Daarom wordt dit advies niet overgenomen.

Vanwege de hoge besmettelijkheid van de eitjes adviseert deze behandelrichtlijn om als meerdere gezinsleden besmet zijn of als een herhaling van een kuur nodig is, wel te overwegen om alle gezinsleden te behandelen. Aanvullend moet dan nog steeds instructie over niet-medicamenteuze adviezen om besmetting te voorkomen worden gegeven.

Spoelwormen

Uit de meta-analyse van Moser blijkt dat mebendazol 400 mg als eenmalige gift effectief is. In Nederland is het gebruikelijk om spoelwormen conform de registratietekst te behandelen met 2 dd 100 mg gedurende 3 dagen en als er na 3 weken geen volledige genezing is verkregen, de behandeling te herhalen.

Gegevens over de effectiviteit van dit doseerschema zijn niet gevonden in de systematische zoekstrategie.

Deze behandelrichtlijn overweegt dat uit de praktijk geen problemen van therapiefalen bekend zijn bij gebruik van de geregistreerde doseringen en conformeert zich aan de registratietekst. Dit is conform de eerste keus uit de therapierichtlijn Parasitaire infecties van de Nederlandse Vereniging voor Parasitologie. 17

Zweepwormen

Een genezingspercentage van een eenmalige gift albendazol en mebendazol tegen

zweepwormen in de 4 beschreven onderzoeken is ruwweg 50% of minder, wat onvoldoende is. Moser meldt dat de gevoeligheid van zweepwormen voor albendazol en mebendazol in 2017 lager is dan in 1995 en vraagt zich af of dit het gevolg is van resistentieontwikkeling. In Nederland is het gebruikelijk om bij aangetoonde besmetting met zweepwormen te

behandelen met 2 dd 100 mg gedurende 3 dagen en als er na 3 weken geen volledige genezing is verkregen, de behandeling te herhalen. Dit advies is conform de registratietekst en de eerste keus uit de therapierichtlijn Parasitaire infecties van de Nederlandse Vereniging voor

Parasitologie. 17

De resultaten uit de 4 RCT’s roepen de vraag op of de geregistreerde adviesdosis (2 dd 100 mg gedurende 3 dagen) voldoende effectief is. Omdat er geen aanwijzingen uit de Nederlandse praktijk zijn dat deze dosis niet effectief is, conformeert deze behandelrichtlijn zich aan de geregistreerde dosering conform de therapierichtlijn van de NVP.
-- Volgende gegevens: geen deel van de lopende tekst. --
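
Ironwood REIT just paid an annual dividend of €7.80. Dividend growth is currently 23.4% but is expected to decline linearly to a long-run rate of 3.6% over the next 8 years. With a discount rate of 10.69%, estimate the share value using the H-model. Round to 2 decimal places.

€201.11

H-model: P₀ = D₀[(1+g_L) + H(g_S−g_L)]/(r−g_L), with H = 8/2 = 4.
P₀ = 7.80 × [(1+0.036) + 4×(0.234−0.036)] / (0.1069−0.036)
   = 7.80 × 1.8280 / 0.0709 = 201.1058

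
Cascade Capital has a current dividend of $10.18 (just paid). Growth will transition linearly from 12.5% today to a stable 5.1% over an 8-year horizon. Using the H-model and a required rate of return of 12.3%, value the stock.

$190.45

H-model: P₀ = D₀[(1+g_L) + H(g_S−g_L)]/(r−g_L), with H = 8/2 = 4.
P₀ = 10.18 × [(1+0.051) + 4×(0.125−0.051)] / (0.123−0.051)
   = 10.18 × 1.3470 / 0.072 = 190.4508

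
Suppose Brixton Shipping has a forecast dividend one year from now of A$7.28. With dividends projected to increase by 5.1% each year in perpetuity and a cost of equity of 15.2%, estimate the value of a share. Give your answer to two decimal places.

Gordon growth model: P₀ = D₁/(r − g), with D₁ = 7.28 given directly.
P₀ = 7.2800 / (0.152 − 0.051) = 7.2800 / 0.101 = 72.0792

A$72.08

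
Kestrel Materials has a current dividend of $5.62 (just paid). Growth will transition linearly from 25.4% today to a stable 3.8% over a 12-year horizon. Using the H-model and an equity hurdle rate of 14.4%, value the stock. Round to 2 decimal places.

H-model: P₀ = D₀[(1+g_L) + H(g_S−g_L)]/(r−g_L), with H = 12/2 = 6.
P₀ = 5.62 × [(1+0.038) + 6×(0.254−0.038)] / (0.144−0.038)
   = 5.62 × 2.3340 / 0.106 = 123.7460

$123.75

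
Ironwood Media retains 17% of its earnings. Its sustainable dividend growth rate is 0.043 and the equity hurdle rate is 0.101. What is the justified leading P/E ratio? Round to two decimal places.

Payout ratio b = 1 − 0.17 = 0.83.
Justified leading P/E = b/(r−g) = 0.83/(0.101−0.043) = 14.3103

14.31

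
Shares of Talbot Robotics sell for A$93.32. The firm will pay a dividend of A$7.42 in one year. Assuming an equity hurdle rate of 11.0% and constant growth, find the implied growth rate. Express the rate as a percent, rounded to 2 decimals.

From P₀ = D₁/(r − g), the implied growth is g = r − D₁/P₀.
g = 0.11 − 7.42/93.32 = 0.11 − 0.07951 = 0.03049

3.05%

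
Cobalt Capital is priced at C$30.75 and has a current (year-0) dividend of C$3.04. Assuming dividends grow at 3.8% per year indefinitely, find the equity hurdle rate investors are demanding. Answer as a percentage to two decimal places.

14.06%

Rearranging the constant-growth DDM: r = D₁/P₀ + g.
D₁ = 3.04 × (1 + 0.038) = 3.1555.
r = 3.1555 / 30.75 + 0.038 = 0.10262 + 0.038 = 0.14062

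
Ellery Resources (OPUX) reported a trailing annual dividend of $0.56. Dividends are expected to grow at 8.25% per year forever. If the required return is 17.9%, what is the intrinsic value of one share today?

$6.28

Gordon growth model: P₀ = D₁/(r − g). D₁ = 0.56 × (1 + 0.0825) = 0.6062.
P₀ = 0.6062 / (0.179 − 0.0825) = 0.6062 / 0.0965 = 6.2819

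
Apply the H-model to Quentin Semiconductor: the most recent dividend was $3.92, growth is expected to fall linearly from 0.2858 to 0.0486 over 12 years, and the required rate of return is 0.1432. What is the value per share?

H-model: P₀ = D₀[(1+g_L) + H(g_S−g_L)]/(r−g_L), with H = 12/2 = 6.
P₀ = 3.92 × [(1+0.0486) + 6×(0.2858−0.0486)] / (0.1432−0.0486)
   = 3.92 × 2.4718 / 0.0946 = 102.4255

$102.43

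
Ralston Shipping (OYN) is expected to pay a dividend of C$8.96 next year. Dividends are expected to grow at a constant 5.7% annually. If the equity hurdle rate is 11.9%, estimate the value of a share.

Gordon growth model: P₀ = D₁/(r − g), with D₁ = 8.96 given directly.
P₀ = 8.9600 / (0.119 − 0.057) = 8.9600 / 0.062 = 144.5161

C$144.52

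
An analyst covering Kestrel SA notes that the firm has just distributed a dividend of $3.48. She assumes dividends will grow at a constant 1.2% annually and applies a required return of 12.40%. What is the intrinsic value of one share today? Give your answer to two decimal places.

$31.44

Gordon growth model: P₀ = D₁/(r − g). D₁ = 3.48 × (1 + 0.012) = 3.5218.
P₀ = 3.5218 / (0.124 − 0.012) = 3.5218 / 0.112 = 31.4443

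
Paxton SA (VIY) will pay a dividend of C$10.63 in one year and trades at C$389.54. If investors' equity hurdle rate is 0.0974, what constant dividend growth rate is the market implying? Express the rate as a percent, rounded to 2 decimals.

7.01%

From P₀ = D₁/(r − g), the implied growth is g = r − D₁/P₀.
g = 0.0974 − 10.63/389.54 = 0.0974 − 0.02729 = 0.07011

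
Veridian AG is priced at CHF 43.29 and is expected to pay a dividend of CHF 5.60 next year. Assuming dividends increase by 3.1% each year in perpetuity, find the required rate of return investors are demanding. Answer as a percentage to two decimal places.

16.04%

Rearranging the constant-growth DDM: r = D₁/P₀ + g.
r = 5.6000 / 43.29 + 0.031 = 0.12936 + 0.031 = 0.16036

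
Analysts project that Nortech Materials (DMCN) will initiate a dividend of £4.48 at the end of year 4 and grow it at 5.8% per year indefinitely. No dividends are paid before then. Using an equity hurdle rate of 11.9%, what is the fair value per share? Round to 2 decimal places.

£52.42

Deferred-dividend DDM. At t=3 the remaining stream is a growing perpetuity with first payment D_4 = 4.48.
V_3 = D_4/(r−g) = 4.48/(0.119−0.058) = 73.4426
P₀ = V_3/(1+r)^3 = 73.4426/(1+0.119)^3 = 52.4153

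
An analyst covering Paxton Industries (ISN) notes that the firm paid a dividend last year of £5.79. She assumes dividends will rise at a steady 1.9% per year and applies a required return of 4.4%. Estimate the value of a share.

£236.00

Gordon growth model: P₀ = D₁/(r − g). D₁ = 5.79 × (1 + 0.019) = 5.9000.
P₀ = 5.9000 / (0.044 − 0.019) = 5.9000 / 0.025 = 236.0004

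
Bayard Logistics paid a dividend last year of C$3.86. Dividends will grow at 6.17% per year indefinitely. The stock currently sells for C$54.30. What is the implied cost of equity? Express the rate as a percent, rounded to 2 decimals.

13.72%

Rearranging the constant-growth DDM: r = D₁/P₀ + g.
D₁ = 3.86 × (1 + 0.0617) = 4.0982.
r = 4.0982 / 54.30 + 0.0617 = 0.07547 + 0.0617 = 0.13717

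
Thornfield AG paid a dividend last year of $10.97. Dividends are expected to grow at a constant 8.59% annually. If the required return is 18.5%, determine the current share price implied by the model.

Gordon growth model: P₀ = D₁/(r − g). D₁ = 10.97 × (1 + 0.0859) = 11.9123.
P₀ = 11.9123 / (0.185 − 0.0859) = 11.9123 / 0.0991 = 120.2051

$120.21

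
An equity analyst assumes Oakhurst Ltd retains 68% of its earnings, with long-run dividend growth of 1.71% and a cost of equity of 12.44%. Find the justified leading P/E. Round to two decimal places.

2.98

Payout ratio b = 1 − 0.68 = 0.32.
Justified leading P/E = b/(r−g) = 0.32/(0.1244−0.0171) = 2.9823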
Uit ander onderzoek blijkt dat een combinatie van albendazol met oxantelpamoaat effectiever is dan albendazol met ivermectine, albendazol met mebendazol of mebendazol alleen. 18 19 20 De combinatie van albendazol met oxantelpamoaat wordt niet overwogen omdat oxantelpamoaat niet in Nederland is geregistreerd.

Aanbevelingen

Geef, als geneesmiddelgebruik geïndiceerd is, bij enterobiasis een tablet mebendazol 100 mg en na 14 dagen nog een tablet (een kuur). Herhaal deze kuur met 2 tabletten zo nodig indien geen genezing optreedt. Overweeg als meerdere gezinsleden besmet zijn of als een herhaling van een kuur nodig is om alle gezinsleden te behandelen. Geef altijd niet-medicamenteuze adviezen om besmetting te voorkomen.

Geef bij spoel- en zweepwormen 2 dd 100 mg mebendazol gedurende 3 dagen en herhaal dat na 3 weken als er geen volledige genezing is.